DeSilva se encogió de hombros.
—¿Estabilidad dinámica? ¿Propulsión? Posiblemente lo usan para enfriarse, como nosotros. Supongo que incluso podría haber materia sólida en su composición, si esto fuera cierto.
»Sea cual sea su función, es lo suficientemente poderoso para lanzar luz verde a través de esas pantallas sintonizadas en rojo. Ése fue el único motivo por el que los descubrimos. Aunque grandes, son como polen sacudido por el viento. Sin la ayuda del láser, podríamos buscar durante un millón de años y no encontrar ningún toroide. Son invisibles en el hidrógeno alfa, así que para observarlos mejor abrimos un par de bandas en el azul y el verde. ¡Naturalmente no podremos abrir la longitud de onda a la que está sintonizada ese láser! Las líneas que elegimos son tranquilas y ópticamente densas, así que todo lo que vea verde o azul procede de una bestia. Tendría que ser un cambio desagradable.
—Cualquier cosa mejor que este condenado rojo.
La nave atravesó la materia oscura y de repente casi estuvieron entre las criaturas.
Jacob tragó saliva y cerró los ojos momentáneamente. Cuando volvió a mirar, descubrió que no podía deglutir. Después de tres días de increíbles panoramas, lo que vio le dejó indefenso ante un poderoso temblor de emoción.
Si un grupo de peces es un «banco» por su disciplina, y varios leones comprenden una «carnada», por su actitud, Jacob decidió que el grupo de seres solares sólo podía ser considerado una «bengala». Tan intenso era su brillo que sus miembros parecían resplandecer contra el negro espacio.
Los toroides más cercanos brillaban con los colores de una primavera terrestre. Sólo a lo lejos se desvanecían los colores. Un verde claro titilaba bajo sus ejes, donde la luz láser se esparcía en el plasma.
Alrededor de ellos chispeaba un halo difuso de luz blanca.
—Radiación sincrotrónica —dijo un tripulante—. ¡Sí que deben estar girando! ¡Detecto un gran flujo a 100KeV!
El toroide más cercano, cuatrocientos metros de diámetro y más de dos mil de largo, giraba locamente. Alrededor de su borde, formas geométricas volaban como las perlas de un collar, cambiando, de modo que los diamantes azul intenso se convertían en sinuosas bandas púrpura, circundando un brillante anillo esmeralda, todo en cuestión de segundos.

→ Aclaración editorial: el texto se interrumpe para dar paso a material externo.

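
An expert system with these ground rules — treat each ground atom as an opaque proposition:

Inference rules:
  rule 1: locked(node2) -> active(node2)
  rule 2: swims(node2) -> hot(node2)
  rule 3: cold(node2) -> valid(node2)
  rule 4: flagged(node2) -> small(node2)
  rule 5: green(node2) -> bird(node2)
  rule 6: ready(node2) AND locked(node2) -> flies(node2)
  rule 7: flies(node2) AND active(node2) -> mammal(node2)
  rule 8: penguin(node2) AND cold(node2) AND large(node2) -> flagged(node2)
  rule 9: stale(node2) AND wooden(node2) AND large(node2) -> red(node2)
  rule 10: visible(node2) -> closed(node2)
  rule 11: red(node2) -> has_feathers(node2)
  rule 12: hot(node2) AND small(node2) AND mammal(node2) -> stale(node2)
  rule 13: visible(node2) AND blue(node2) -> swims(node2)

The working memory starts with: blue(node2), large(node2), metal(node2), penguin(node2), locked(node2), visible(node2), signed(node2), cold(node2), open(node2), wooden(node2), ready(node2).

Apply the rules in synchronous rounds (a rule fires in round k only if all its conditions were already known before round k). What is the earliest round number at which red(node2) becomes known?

Round 1: rule 1 [locked(node2) -> active(node2)]; rule 3 [cold(node2) -> valid(node2)]; rule 6 [ready(node2) AND locked(node2) -> flies(node2)]; rule 8 [penguin(node2) AND cold(node2) AND large(node2) -> flagged(node2)]; rule 10 [visible(node2) -> closed(node2)]; rule 13 [visible(node2) AND blue(node2) -> swims(node2)]. New: active(node2), valid(node2), flies(node2), flagged(node2), closed(node2), swims(node2).
Round 2: rule 2 [swims(node2) -> hot(node2)]; rule 4 [flagged(node2) -> small(node2)]; rule 7 [flies(node2) AND active(node2) -> mammal(node2)]. New: hot(node2), small(node2), mammal(node2).
Round 3: rule 12 [hot(node2) AND small(node2) AND mammal(node2) -> stale(node2)]. New: stale(node2).
Round 4: rule 9 [stale(node2) AND wooden(node2) AND large(node2) -> red(node2)]. New: red(node2).
red(node2) first appears in round 4.

4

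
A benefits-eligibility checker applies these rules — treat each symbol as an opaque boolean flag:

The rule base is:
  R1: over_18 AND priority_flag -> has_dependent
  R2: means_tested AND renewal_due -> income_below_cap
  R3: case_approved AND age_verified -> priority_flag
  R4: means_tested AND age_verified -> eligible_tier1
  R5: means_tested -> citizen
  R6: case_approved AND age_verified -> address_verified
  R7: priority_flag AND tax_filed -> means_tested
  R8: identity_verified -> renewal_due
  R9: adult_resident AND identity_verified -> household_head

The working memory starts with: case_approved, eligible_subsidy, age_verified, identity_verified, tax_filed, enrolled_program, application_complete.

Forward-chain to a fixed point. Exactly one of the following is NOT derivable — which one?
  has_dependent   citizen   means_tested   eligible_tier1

Round 1: R3 [case_approved AND age_verified -> priority_flag]; R6 [case_approved AND age_verified -> address_verified]; R8 [identity_verified -> renewal_due]. New: priority_flag, address_verified, renewal_due.
Round 2: R7 [priority_flag AND tax_filed -> means_tested]. New: means_tested.
Round 3: R2 [means_tested AND renewal_due -> income_below_cap]; R4 [means_tested AND age_verified -> eligible_tier1]; R5 [means_tested -> citizen]. New: income_below_cap, eligible_tier1, citizen.
Derived: means_tested (round 2), eligible_tier1 (round 3), citizen (round 3). has_dependent never appears in any round.

has_dependent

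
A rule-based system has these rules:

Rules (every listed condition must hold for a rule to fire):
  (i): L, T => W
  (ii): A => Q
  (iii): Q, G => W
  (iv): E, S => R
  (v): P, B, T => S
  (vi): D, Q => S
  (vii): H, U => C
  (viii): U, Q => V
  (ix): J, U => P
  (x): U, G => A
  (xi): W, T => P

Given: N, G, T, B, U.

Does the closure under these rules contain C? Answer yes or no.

Round 1: (x) [U, G => A]. Adds A.
Round 2: (ii) [A => Q]. Adds Q.
Round 3: (iii) [Q, G => W]; (viii) [U, Q => V]. Adds W, V.
Round 4: (xi) [W, T => P]. Adds P.
Round 5: (v) [P, B, T => S]. Adds S.
Fixed point reached. C is concluded only by (vii); (vii) needs H (never derived).

no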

La capitana de la Nave Solar se encontraba junto a la cámara del Piloto, contemplando indicadores y medidores, y alerta a todos los detalles. Mirarla era como mirar a una versión suavizada del espectáculo ante la nave, pues los colores flexibles e iridiscentes del toroide más cercano bañaban su rostro y su uniforme blanco y quedaban domados y difuminados cuando llegaban a los ojos de Jacob. Primero débilmente y luego con más brillantez a medida que el verde y el azul se mezclaban y expulsaban el rosa, los colores chispeaban cada vez que ella alzaba la cabeza y sonreía.
De repente, el azul aumentó cuando un estallido de exhuberancia del toroide coincidió con una intrincada muestra de pautas, como el agitar de unos ganglios en el borde de la bestia-anillo.
La ejecución fue inaudita. Las arterias brotaron en verde y se entrelazaron con venas absorbidas por un azul casto y pulsante. Las venas latieron en contrapunto, luego crecieron como ávidas enredaderas, retirándose para revelar nubes de diminutos triángulos: chorros de polen bidimensional que se esparcieron en una multitud de colisiones minúsculas de tres puntos alrededor del cuerpo no- euclidiano del toro. De inmediato el motivo se hizo isósceles, y el borde en forma de donut se convirtió en una confusión de lados y de ángulos.
La exhibición alcanzó un clima de intensidad, luego remitió. Las pautas del borde se hicieron menos brillantes y el toro retrocedió, encontrando un lugar donde girar entre sus compañeros mientras el rojo empezaba a regresar, apartando verdes y azules de la cubierta de la nave y de los rostros de los observadores.
—Eso ha sido un saludo —dijo por fin Helene deSilva—. Hay escépticos en la Tierra que todavía piensan que los magnetóvoros no son más que una forma de aberración magnética. Que vengan y lo vean con sus propios ojos. Somos testigos de una forma de vida. Está claro que el Creador acepta pocos límites al alcance de su trabajo.